Test data is saved in /boot/kernel/debug/entropy.bin in the Zircon system under test. So far I've usually exported the data file manually via netcp. Other options include scp if you build with the correct Fuchsia packages, or saving to persistent storage.

Running the NIST test suite

Note: the NIST tests aren't actually mirrored in Fuchsia yet. Today, you need to clone the tests from the repo at https://github.com/usnistgov/SP800-90B_EntropyAssessment.

The NIST test suite has three entry points (as of the version committed on Oct. 25, 2016): iid_main.py, noniid_main.py, and restart.py. The two “main” scripts perform the bulk of the work. The iid_main.py script is meant for entropy sources that produce independent, identically distributed data samples. Most of the testing is to validate the iid condition. Many entropy sources will not be iid, so the noniid_main.py test implements several entropy estimators that don't require iid data.
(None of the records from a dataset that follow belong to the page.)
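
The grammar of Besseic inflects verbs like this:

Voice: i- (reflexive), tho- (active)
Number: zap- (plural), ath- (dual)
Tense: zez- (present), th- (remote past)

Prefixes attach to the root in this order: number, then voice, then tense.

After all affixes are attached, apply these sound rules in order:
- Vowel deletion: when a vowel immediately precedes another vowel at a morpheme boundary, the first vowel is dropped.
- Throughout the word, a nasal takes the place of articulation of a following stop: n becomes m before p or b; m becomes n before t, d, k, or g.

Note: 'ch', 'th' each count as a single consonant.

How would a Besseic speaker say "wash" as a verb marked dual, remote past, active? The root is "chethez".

ththathchethez

Attach number dual ath- → athchethez.
Attach voice active tho- → thoathchethez.
Attach tense remote past th- → ththoathchethez.
Apply vowel deletion: ththoathchethez → ththathchethez.
Nasal assimilation: no change.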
Note that the test binaries from the NIST repo are Python scripts without a shebang line, so you probably need to explicitly call python on the command line when invoking them.

The first two scripts take two arguments, both mandatory: the data file to read, and the number of significant bits per sample (if less than 8, only the low N bits will be used from each byte). They optionally accept a -v flag to produce verbose output or -h for help.

The noniid_main.py also optionally accepts a -u <int> flag that can reduce the number of bits below the N value passed in the second mandatory argument. I'm not entirely sure why this flag is provided; it seems functionally redundant, but passing it does change the verbose output slightly. My best guess is that this is provided because the noniid Markov test only works on samples of at most 6 bits, so 7- or 8-bit datasets will be reduced to their low 6 bits for this test. In contrast, all the iid tests can run on 8-bit samples.

A sample invocation of the iid_main.py script:

python2 -- $FUCHSIA_DIR/third_party/sp800-90b-entropy-assessment/iid_main.py -v /path/to/datafile.bin 8

The restart.py script takes the same two arguments, plus a third argument: the min-entropy estimate returned by a previous run of iid_main.py or noniid_main.py. This document doesn't describe restart tests. For now, see NIST SP800-90B for more details.

Future directions

Automation

It would be nice to automate the process of building, configuring, and running a quality test. As a first step, it should be easy to write a shell script to perform these steps. Even better would be to use the testing infrastructure to run entropy collector quality tests this automatically, mostly to reduce bit-rot in the test code. Failing automation, we have to rely on humans to periodically run the tests (or to fix the tests when they break).